SQL Server – Indexing Referenced Table Columns

index-tuningsql serverstring-searching

I would like to do a search across columns of joined tables. What would the best index configuration be for the query below?

Table A
------------
Id
ValueA
-- Table A has many more columns

Table B
------------
Id
AId
ValueB
-- Table B has many more columns

At the moment, I have clustered indexes on the Primary Keys and non-clustered indexes (which don't include any columns) for columns AId, ValueA, and ValueB.

SELECT *
FROM TableA a
INNER JOIN TableB b ON a.Id = b.AId
WHERE 
    a.ValueA LIKE 'SearchTerm%' OR
    b.ValueB LIKE 'SearchTerm%'

Update
Table A is likely to run into the low millions while Table B will only have low tens of thousands of entries.

In the real world Table A will be a list of transactions, where the value is some sort of a transaction reference. Table B will be a list of users where the value could be anything such as a name or any other descriptive information.

At the moment we use an ORM which will essentially do a SELECT *. Naturally this could be changed, but there would be a fairly large impact on the application side.

Best Answer

Your query is a tricky one for the optimizer, for two reasons.

  1. The optimizer doesn't currently have logic to transform a disjunction (OR) across tables into a union (related Q & A).
  2. The optimizer doesn't reason about deferring lookups (dealing with keys only until the last moment). This relates to the SELECT * component of the given query.

Together, these limitations mean there is very little indexing can do to assist the query as written (ORM generated), leaving aside the possibility of a (nonclustered) column store index.

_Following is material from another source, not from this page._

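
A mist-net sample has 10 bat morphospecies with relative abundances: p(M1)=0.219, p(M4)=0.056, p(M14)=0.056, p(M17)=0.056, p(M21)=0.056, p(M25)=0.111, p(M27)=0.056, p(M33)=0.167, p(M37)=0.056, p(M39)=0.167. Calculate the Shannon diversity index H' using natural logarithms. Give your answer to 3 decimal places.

Each pᵢ ln pᵢ term (working shown to 5 dp, full precision carried): 0.219×(-1.51868)=-0.33259, 0.056×(-2.88240)=-0.16141, 0.056×(-2.88240)=-0.16141, 0.056×(-2.88240)=-0.16141, 0.056×(-2.88240)=-0.16141, 0.111×(-2.19823)=-0.24400, 0.056×(-2.88240)=-0.16141, 0.167×(-1.78976)=-0.29889, 0.056×(-2.88240)=-0.16141, 0.167×(-1.78976)=-0.29889.
Sum = -2.14286, so H' = 2.143.

2.143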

If performance is inadequate, you may have to bite the bullet and write a custom query. In that case, modifying the existing index on ValueB to include AId would be useful, coupled with a rewrite like the following:

SELECT TA.*, TB.* 
FROM 
(
    -- Disjunction as union
    SELECT A.Id, b.Id
    FROM TableA a 
    INNER JOIN TableB b 
        ON b.AId = a.Id
    WHERE 
        a.ValueA LIKE 'SearchTerm%'

    UNION

    SELECT A.Id, b.Id
    FROM TableB b 
    INNER JOIN TableA a 
        ON a.Id = b.AId
    WHERE 
        b.ValueB LIKE 'SearchTerm%'
) AS M (A_Id, B_Id)
-- Lookups
JOIN dbo.TableA AS TA ON TA.Id = M.A_Id
JOIN dbo.TableB AS TB ON TB.Id = M.B_Id;

The target plan shape is:

execution plan

How much better this is in practice depends on several factors, including how selective the LIKE predicates are (and that they are always prefix searches).


Guessed schema:

DROP TABLE IF EXISTS dbo.TableB, dbo.TableA;

CREATE TABLE dbo.TableA 
(
    Id integer NOT NULL PRIMARY KEY, 
    ValueA varchar(256) NULL INDEX iValueA,
    Padding char(4000) NOT NULL DEFAULT '', -- other columns

    /*INDEX i (ValueA) INCLUDE (Id)*/
);

CREATE TABLE dbo.TableB 
(
    Id integer NOT NULL PRIMARY KEY,
    AId integer NOT NULL REFERENCES dbo.TableA (Id) INDEX iAId,
    ValueB varchar(256) NULL /*INDEX iValueB*/,
    Padding char(2000) NOT NULL DEFAULT '', -- other columns

    INDEX i (ValueB) INCLUDE (AId)
);

UPDATE STATISTICS dbo.TableA WITH ROWCOUNT = 3000000, PAGECOUNT = 3000000;
UPDATE STATISTICS dbo.TableB WITH ROWCOUNT = 30000, PAGECOUNT = 30000;